Novel Developments For Increased Efficacy And Longevity Of Existing Clinically Approved Antibiotics

Ciprofloxacin is a fluoroquinolone, broad spectrum antibacterial agent where it fights against both Gram positive and Gram negative bacteria. It usually enters the bacteria via porins such as OmpF in E. coli and binds with the DNA proteins called DNA gyrase or DNA topoisomerase IV and a bacterial DNA to form a ternary complex in the cytoplasm. Mutation in the regulatory gene of bacterial DNA affects the biological synthesis of porins where it reduces the porins, and this usually associates with overproduction of efflux pumps, which lead to low concentration of ciprofloxacin in the bacteria.

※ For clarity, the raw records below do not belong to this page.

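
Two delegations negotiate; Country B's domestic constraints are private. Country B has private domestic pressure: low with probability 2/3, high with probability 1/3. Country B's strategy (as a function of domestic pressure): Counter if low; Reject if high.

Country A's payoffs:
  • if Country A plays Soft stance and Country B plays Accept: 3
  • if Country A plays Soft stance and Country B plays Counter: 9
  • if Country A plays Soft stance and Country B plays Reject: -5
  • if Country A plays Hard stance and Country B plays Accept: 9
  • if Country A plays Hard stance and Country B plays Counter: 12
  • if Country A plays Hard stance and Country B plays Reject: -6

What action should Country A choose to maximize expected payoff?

E[Soft stance] = 2/3·(9) + 1/3·(-5) = 13/3
E[Hard stance] = 2/3·(12) + 1/3·(-6) = 6
Best response: Hard stance (6 is the largest).

Hard stance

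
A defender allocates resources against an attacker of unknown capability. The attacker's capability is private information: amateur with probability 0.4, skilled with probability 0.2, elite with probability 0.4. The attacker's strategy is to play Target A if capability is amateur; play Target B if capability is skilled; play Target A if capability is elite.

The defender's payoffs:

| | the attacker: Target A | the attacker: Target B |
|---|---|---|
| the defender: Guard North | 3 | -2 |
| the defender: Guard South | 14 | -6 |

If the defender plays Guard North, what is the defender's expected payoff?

2

E[Guard North] = 0.4·3 + 0.2·(-2) + 0.4·3 = 1.2 + (-0.4) + 1.2 = 2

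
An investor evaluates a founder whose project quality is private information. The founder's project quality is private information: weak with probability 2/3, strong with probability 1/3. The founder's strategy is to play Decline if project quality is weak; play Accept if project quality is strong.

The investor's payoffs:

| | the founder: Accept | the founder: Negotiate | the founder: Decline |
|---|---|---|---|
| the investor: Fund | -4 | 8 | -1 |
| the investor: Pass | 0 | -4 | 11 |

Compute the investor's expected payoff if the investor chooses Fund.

-2

E[Fund] = 2/3·(-1) + 1/3·(-4) = (-2/3) + (-4/3) = -2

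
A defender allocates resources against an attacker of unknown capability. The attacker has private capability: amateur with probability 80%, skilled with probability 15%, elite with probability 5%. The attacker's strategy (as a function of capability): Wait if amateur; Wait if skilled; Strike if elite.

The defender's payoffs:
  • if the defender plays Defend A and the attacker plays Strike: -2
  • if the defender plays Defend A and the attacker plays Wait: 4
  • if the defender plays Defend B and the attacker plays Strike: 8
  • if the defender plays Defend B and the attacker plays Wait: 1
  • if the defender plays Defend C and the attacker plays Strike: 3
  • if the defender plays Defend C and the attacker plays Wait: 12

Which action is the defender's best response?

Defend C

E[Defend A] = 0.8·(4) + 0.15·(4) + 0.05·(-2) = 3.7
E[Defend B] = 0.8·(1) + 0.15·(1) + 0.05·(8) = 1.35
E[Defend C] = 0.8·(12) + 0.15·(12) + 0.05·(3) = 11.55
Best response: Defend C (11.55 is the largest).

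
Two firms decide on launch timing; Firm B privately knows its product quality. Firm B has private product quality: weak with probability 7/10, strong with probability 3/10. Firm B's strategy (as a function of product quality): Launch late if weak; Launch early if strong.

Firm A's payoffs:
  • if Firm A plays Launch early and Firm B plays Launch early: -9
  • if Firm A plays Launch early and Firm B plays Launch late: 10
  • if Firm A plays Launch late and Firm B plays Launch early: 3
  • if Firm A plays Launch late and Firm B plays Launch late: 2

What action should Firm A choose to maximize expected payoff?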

Therefore, it does not reach to the fatal level and the bacteria are still able to survive even though they are exposed to antibiotics. This condition is called antibiotic resistance. ‘Trojan Horse’ strategy is one of the strategies to solve this phenomenon, where the antibiotic is smuggled into the cytoplasm of the bacteria by a vector called siderophore, which in nature, it is secreted by the bacteria to solubilise the ferric iron and enter the bacteria through the active pump for their survival. Our research group has synthesised many new siderophore-drug conjugates that based on the fluoroquinolone as the drug and δ-hydroxycarboxylate-type of siderophore as a vector. In this project, different polarities of 1,5-citrate ciprofloxacin conjugates were successfully synthesised and screened with a panel of clinically relevant bacteria and found that the using 1,5-citrate as a siderophore and hydrophilicity of siderophore-drug conjugates can improve marginally the efficacy of the drug conjugates.